A Tale of Two Maps: Ernest H. Shepard’s 100 Aker Wood and Lucille Oille’s Owl Pen

by Ellen Blaubergs



Colour version of the 100 AKER WOOD Map, circa 1970; copy in author’s possession.


A walk down memory lane was unmanageable for many folks who had been looking forward to the Victoria & Albert Museum’s Winnie-the-Pooh travelling exhibition at the Royal Ontario Museum last year. We missed the showcase of original manuscripts, letters, photographs and objects related to A. A. Milne’s iconic bear (with a real-life Canadian connection) along with Ernest H. Shepard’s charming illustrations of Pooh and his companions. One of my favourites has always been his map of “100 AKER WOOD” which appears inside the covers of the 1926 edition of Winnie the Pooh.

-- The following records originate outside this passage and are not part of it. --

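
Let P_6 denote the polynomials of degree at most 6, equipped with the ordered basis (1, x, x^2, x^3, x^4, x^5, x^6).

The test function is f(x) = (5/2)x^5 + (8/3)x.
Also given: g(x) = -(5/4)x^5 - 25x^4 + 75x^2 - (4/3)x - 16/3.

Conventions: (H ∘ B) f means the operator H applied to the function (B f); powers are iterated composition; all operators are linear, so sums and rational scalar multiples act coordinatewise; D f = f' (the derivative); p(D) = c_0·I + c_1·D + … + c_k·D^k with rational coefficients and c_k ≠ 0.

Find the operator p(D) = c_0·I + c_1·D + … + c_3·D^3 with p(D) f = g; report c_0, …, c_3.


D^0 f = (5/2)x^5 + (8/3)x
D^1 f = (25/2)x^4 + 8/3
D^2 f = 50x^3
D^3 f = 150x^2
matching coefficients of g against c_0 f + c_1 Df + … from the top degree down determines the c_i
solution: c_0 = -1/2, c_1 = -2, c_2 = 0, c_3 = 1/2

c_0 = -1/2, c_1 = -2, c_2 = 0, c_3 = 1/2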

A good adventure story always has a map. This one, “DRAWN BY ME [Christopher Robin] AND MR SHEPARD HELPED” is sweetly amusing with its phonetic spellings of “100 AKER WOOD”, “RABBITS, FRENDS AND RALETIONS”, “BIG STONES AND ROX”, and others. The homes of Kanga, Pooh, Piglet, Owl, Eeyore, Christopher Robin, Rabbit, and “where the Woozle wasn’t” are all depicted, as is the BEE TREE, SAND PIT WHERE ROO PLAYS along with the “POOH TRAP FOR HEFFALUMPS. Shephard also included a mischievous compass in the upper left corner with the letters “P O O H”. There is charming folk art-quality to the physical landscape of the wood, its pines and oaks, streams, boggy area and “floody place”, sand pit, and rocky area – truly Pooh’s Eden.




OWL PEN/UP MEDONTE WAY Map: Treasure from Owl Pen booklet, (circa 1951); includes excerpts from three Kenneth McNeill Wells books.


In 2019, the Coldwater Canadian Heritage Museum’s (CCHM) seasonal exhibit, Bees, Goats & Gossip: Celebrating the Rural Spirit of the Owl Pen featured a copy of Lucille Oille’s pictorial map of the farm she and her husband, Kenneth McNeill Wells managed on the 10th concession of Medonte Township (Creighton), in the 1940s and 1950s. They called it “Owl Pen.”  Originally created for Up Medonte Way by Wells (1951), it was also used for the covers of Treasure from Owl Pen (circa 1951).

Upon close examination, elements in this map are similar to Shephard’s, including a charming variety of animals and landscape features. The Wells family kept pedigree goats. Their chickens, dogs, log home, animal houses, and various tree species are all here. None of the animals on the map are named despite the family penchant to endow their critters with delightful monikers. Two of their goats were Tamarack and Pinecone. Their great horned owl (a rescue), was “the Doctor”, perhaps in honour of Oille’s physician-father; their dogs were Punch and Judy!

Although there is no Bee Tree, there is an OLD BEE YARD and a SMALL BEE YARD. The couple became renowned beekeepers with Wells heading up the Ontario Beekeepers’ Association. Their HONEY HOUSE was considered one of the most up to date in North America. Moonstone Creek flows through the property and we see pastures and scenes of daily rural life. A sense of calm orderliness prevails.

Some fun activities involving these two maps are slated for the CCHM website in 2021. They should evoke fond memories of two literary classics from the first half of the 20th century: one beloved around the world, and one with a distinctly local flavour.